I went over to Jack­son Park and alter­nat­ed laps around the perime­ter with diag­o­nal sprints across the field and back. I ran a two laps first to warm up at about three min­utes each—about a 10:45 per mile pace—and then see how fast I could go across the diag­o­nal and back. I did­n’t have mea­sured start and stop points but based on the GPS the dis­tance between my two turn­around points—the edge of the shad­ow of the trees on one side and a patch of white clover on the other—is about 470 feet. The first time across I com­plet­ed at a 6:26 pace but the trip back I slowed con­sid­er­ably to an eight minute mile.

I took a lap at about a thir­teen minute mile pace and took the diag­o­nal again, this time at a 7:30 pace out and 8:00 pace back. One more lap at 12 min­utes per mile and my third set of diag­o­nals was at 8:00 and 8:20. You can see that I was get­ting slow­er, so I made my plan at that point. I would do two more laps, anoth­er diag­o­nal, and then two more laps, the last one clock­wise (I had been run­ning coun­ter­clock­wise) and come home.
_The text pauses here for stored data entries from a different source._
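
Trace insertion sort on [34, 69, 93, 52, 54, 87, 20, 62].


Initial: [34, 69, 93, 52, 54, 87, 20, 62]
Insert 69: [34, 69, 93, 52, 54, 87, 20, 62]
Insert 93: [34, 69, 93, 52, 54, 87, 20, 62]
Insert 52: [34, 52, 69, 93, 54, 87, 20, 62]
Insert 54: [34, 52, 54, 69, 93, 87, 20, 62]
Insert 87: [34, 52, 54, 69, 87, 93, 20, 62]
Insert 20: [20, 34, 52, 54, 69, 87, 93, 62]
Insert 62: [20, 34, 52, 54, 62, 69, 87, 93]

Sorted: [20, 34, 52, 54, 62, 69, 87, 93]


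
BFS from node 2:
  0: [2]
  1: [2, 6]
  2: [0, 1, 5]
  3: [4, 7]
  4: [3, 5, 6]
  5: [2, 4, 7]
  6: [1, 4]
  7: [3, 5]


Visit 2, enqueue [0, 1, 5]
Visit 0, enqueue []
Visit 1, enqueue [6]
Visit 5, enqueue [4, 7]
Visit 6, enqueue []
Visit 4, enqueue [3]
Visit 7, enqueue []
Visit 3, enqueue []

BFS order: [2, 0, 1, 5, 6, 4, 7, 3]


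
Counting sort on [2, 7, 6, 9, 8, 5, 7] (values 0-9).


Input: [2, 7, 6, 9, 8, 5, 7]
Counts: [0, 0, 1, 0, 0, 1, 1, 2, 1, 1]

Sorted: [2, 5, 6, 7, 7, 8, 9]


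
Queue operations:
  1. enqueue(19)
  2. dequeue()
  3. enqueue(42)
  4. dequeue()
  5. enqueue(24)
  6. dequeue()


enqueue(19) -> [19]
dequeue()->19, []
enqueue(42) -> [42]
dequeue()->42, []
enqueue(24) -> [24]
dequeue()->24, []

Final queue: []


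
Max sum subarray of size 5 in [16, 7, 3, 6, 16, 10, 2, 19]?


[0:5]: 48
[1:6]: 42
[2:7]: 37
[3:8]: 53

Max: 53 at [3:8]


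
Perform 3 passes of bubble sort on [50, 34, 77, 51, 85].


Initial: [50, 34, 77, 51, 85]
Pass 1: [34, 50, 51, 77, 85] (2 swaps)
Pass 2: [34, 50, 51, 77, 85] (0 swaps)
Pass 3: [34, 50, 51, 77, 85] (0 swaps)

After 3 passes: [34, 50, 51, 77, 85]


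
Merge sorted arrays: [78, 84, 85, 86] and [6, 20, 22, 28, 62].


Take 6 from B
Take 20 from B
Take 22 from B
Take 28 from B
Take 62 from B

Merged: [6, 20, 22, 28, 62, 78, 84, 85, 86]


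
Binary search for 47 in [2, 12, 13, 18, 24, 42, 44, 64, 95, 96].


Step 1: lo=0, hi=9, mid=4, val=24
Step 2: lo=5, hi=9, mid=7, val=64
Step 3: lo=5, hi=6, mid=5, val=42
Step 4: lo=6, hi=6, mid=6, val=44

Not found


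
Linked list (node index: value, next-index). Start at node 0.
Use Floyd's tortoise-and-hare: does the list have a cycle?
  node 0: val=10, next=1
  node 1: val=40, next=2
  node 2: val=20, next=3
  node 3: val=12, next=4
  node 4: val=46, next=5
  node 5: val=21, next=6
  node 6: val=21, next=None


Floyd's tortoise (slow, +1) and hare (fast, +2):
  init: slow=0, fast=0
  step 1: slow=1, fast=2
  step 2: slow=2, fast=4
  step 3: slow=3, fast=6
  step 4: fast -> None, no cycle

Cycle: no


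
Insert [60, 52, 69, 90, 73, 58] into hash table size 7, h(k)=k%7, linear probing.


Insert 60: h=4 -> slot 4
Insert 52: h=3 -> slot 3
Insert 69: h=6 -> slot 6
Insert 90: h=6, 1 probes -> slot 0
Insert 73: h=3, 2 probes -> slot 5
Insert 58: h=2 -> slot 2

Table: [90, None, 58, 52, 60, 73, 69]


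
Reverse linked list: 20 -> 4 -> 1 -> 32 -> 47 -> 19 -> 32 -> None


Step 1: curr=20, set curr.next=prev(None) | reversed so far: 20
Step 2: curr=4, set curr.next=prev(20) | reversed so far: 4 -> 20
Step 3: curr=1, set curr.next=prev(4) | reversed so far: 1 -> 4 -> 20
Step 4: curr=32, set curr.next=prev(1) | reversed so far: 32 -> 1 -> 4 -> 20
Step 5: curr=47, set curr.next=prev(32) | reversed so far: 47 -> 32 -> 1 -> 4 -> 20
Step 6: curr=19, set curr.next=prev(47) | reversed so far: 19 -> 47 -> 32 -> 1 -> 4 -> 20
Step 7: curr=32, set curr.next=prev(19) | reversed so far: 32 -> 19 -> 47 -> 32 -> 1 -> 4 -> 20

32 -> 19 -> 47 -> 32 -> 1 -> 4 -> 20 -> None


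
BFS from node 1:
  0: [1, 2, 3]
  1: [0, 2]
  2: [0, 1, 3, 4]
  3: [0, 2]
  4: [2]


Visit 1, enqueue [0, 2]
Visit 0, enqueue [3]
Visit 2, enqueue [4]
Visit 3, enqueue []
Visit 4, enqueue []

BFS order: [1, 0, 2, 3, 4]


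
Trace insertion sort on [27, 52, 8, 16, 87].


Initial: [27, 52, 8, 16, 87]
Insert 52: [27, 52, 8, 16, 87]
Insert 8: [8, 27, 52, 16, 87]
Insert 16: [8, 16, 27, 52, 87]
Insert 87: [8, 16, 27, 52, 87]

Sorted: [8, 16, 27, 52, 87]


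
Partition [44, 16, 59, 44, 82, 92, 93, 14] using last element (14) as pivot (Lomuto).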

The first diag­o­nal I got done in a 7:35 pace but com­ing back I dropped to a nine minute mile. That’s still faster than I’ve been run­ning but I could tell that it was just about enough. I did my two final laps and came on home.

The point of this kind of exer­cise is to give my body a taste of the shock of push­ing hard­er, and also to devel­op the rhythms of run­ning the faster pace. It’s sup­posed to expand the «enve­lope» of my com­fort­able run­ning pace so that when I go back to long slow dis­tance my def­i­n­i­tion of slow has the pos­si­bil­i­ty of being just a lit­tle less slow. It’s some­thing to intro­duce a lit­tle at a time while the rest of what I do is all LSD.

High points from this run: it’s a beau­ti­ful day today. Get­ting out there and get­ting my blood flow­ing in the sun was, by itself, a plea­sure. The dirt around the base­ball dia­monds had been fresh­ly groomed, so I got to see my own bare foot­prints in the dirt where no one else’s prints were. I briefly spoke with a woman who came out to do some (very impres­sive) yoga in the grass. She had an uncan­ny resem­blance to Sarah Michelle Gel­lar (of Buffy the Vam­pire Slay­er) both in her face and her voice. As I ran my laps I thought how good it was to know that I was safe from vam­pire attacks.

Low point: the worst thing was hav­ing to clean out a bro­ken blis­ter when I got back home. That’s anoth­er argu­ment for get­ting a pair of Vibram Fivefin­gers. Dirt under bro­ken skin is not a good thing.

2 Replies to “Taking a quick break from LSD”

  1. Thanks for giv­ing a name to
    Thanks for giv­ing a name to what I’ve been work­ing on. I’ve been build­ing my dis­tance and not wor­ry­ing about time, though I have found that I’ve been get­ting faster. Ulti­mate­ly, though, the chal­lenge I’m on (50 miles in 6 weeks) is about dis­tance, not time.

    1. Dis­tance, dis­tance, distance

      There’s a say­ing amongst endurance ath­letes of all types: you can’t fin­ish first unless you fin­ish. Which is anoth­er way of express­ing the idea that became my mantra when I did my first (and so far only) triathlon: DFL beats DNF every time.

      DNF is a term that gets print­ed in the race results for par­tic­i­pants who Did Not Fin­ish. DFL stands for Dead F***ing Last.

      I’ve been fol­low­ing your progress as you’ve been increas­ing your dis­tance. Great work! Are you still most­ly going on the tread­mill? I ask because you must have real­ly great oppor­tu­ni­ties for walk­ing and run­ning right in your neigh­bor­hood. I can def­i­nite­ly go far­ther on the road or a trail than I can on a tread­mill. The monot­o­ny real­ly gets to me indoors.